A multicenter, retrospective cohort study evaluated 13,165 adult patients (aged ≥18 years), of whom 1247 were admitted to 140 US hospitals with pneumonia and/or sepsis from 2010 to 2015 (included in the Premier Research database) due to Escherichia coli community-acquired bacterial pneumonia (E-CAP). Patients were included if they had community-onset infection and antibiotic treatment beginning within the first 2 hospital days and continued for at least 3 consecutive days. Patients were excluded if they had been transferred from another acute care facility, had cystic fibrosis, had a hospital length of stay of ≤1 days, had coexistent urinary tract infection, had gastrointestinal/intra-abdominal infection, or had simultaneous presence of other CAP pathogens. Pneumonia and sepsis were identified by International Classification of Diseases, 9th Revision codes. The majority of E-CAP patients were non–nursing home patients (90.2%, 1125/1247).

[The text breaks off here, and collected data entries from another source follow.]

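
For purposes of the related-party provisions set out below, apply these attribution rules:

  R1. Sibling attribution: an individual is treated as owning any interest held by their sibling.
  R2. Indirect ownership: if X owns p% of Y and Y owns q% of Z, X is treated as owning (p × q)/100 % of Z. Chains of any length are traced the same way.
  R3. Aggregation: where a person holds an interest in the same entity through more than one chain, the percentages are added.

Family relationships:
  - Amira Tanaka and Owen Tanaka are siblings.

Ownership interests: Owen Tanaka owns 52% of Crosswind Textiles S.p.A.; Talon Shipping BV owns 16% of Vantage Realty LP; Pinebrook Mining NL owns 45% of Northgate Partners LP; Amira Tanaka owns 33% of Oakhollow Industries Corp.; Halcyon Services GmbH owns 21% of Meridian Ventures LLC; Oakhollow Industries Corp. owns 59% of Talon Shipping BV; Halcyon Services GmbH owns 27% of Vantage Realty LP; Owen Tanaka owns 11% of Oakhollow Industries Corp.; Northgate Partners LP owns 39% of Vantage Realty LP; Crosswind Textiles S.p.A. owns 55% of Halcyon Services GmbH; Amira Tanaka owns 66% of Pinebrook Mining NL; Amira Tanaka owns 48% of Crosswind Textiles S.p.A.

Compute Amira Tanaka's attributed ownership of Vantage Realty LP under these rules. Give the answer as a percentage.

30.5866%

By sibling attribution (R1), Amira Tanaka is treated as also owning Owen Tanaka's interest in Oakhollow Industries Corp, giving 33% + 11% = 44%.
By sibling attribution (R1), Amira Tanaka is treated as also owning Owen Tanaka's interest in Crosswind Textiles S.p.A, giving 48% + 52% = 100%.
Chain via Pinebrook Mining NL → Northgate Partners LP (R2): 66% × 45% × 39% = 11.583% of Vantage Realty LP.
Chain via Oakhollow Industries Corp. → Talon Shipping BV (R2): 44% × 59% × 16% = 4.1536% of Vantage Realty LP.
Chain via Crosswind Textiles S.p.A. → Halcyon Services GmbH (R2): 100% × 55% × 27% = 14.85% of Vantage Realty LP.
Aggregating (R3): 11.583% + 4.1536% + 14.85% = 30.5866%.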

Of patients with E-CAP, 69.3% (864/1247) presented with sepsis syndrome compared with 48.1% in the other Gram-negative CAP group and 62.5% in the pneumococcal CAP (P-CAP) group. Aspiration pneumonia was diagnosed in 5.9%; blood cultures were positive in 59.9% with E-CAP, with 84.8% positivity in patients with sepsis syndrome. Patients with E-CAP were more likely to require intensive care (42.6% vs 38.2%), mechanical ventilation (19.3% vs 15.7%), and vasopressors (21% vs 13.8%). In-hospital mortality for patients with E-CAP was 14.8% compared with 7.4% in patients with P-CAP, and the median cost of hospitalization was higher in E-CAP ($12,420) versus P-CAP ($9857.50). Readmission within 30 days was greater among patients with E-CAP (5.4%) than with P-CAP (4.0%). Of isolates, 36.8% were resistant to fluoroquinolones, 10.4% to ceftriaxone, and 18.1% to aminoglycosides. Only 0.8% (10/1247) were multidrug resistant.
E coli is an important cause of severe CAP, requiring a higher acuity of care, and resulting in higher readmission rates and mortality than for patients with P-CAP. In addition, the rate of fluoroquinolone resistance is high in E-CAP, and irrespective of safety considerations, fluoroquinolone should be used empirically with caution in patients who are critically ill due to E-CAP.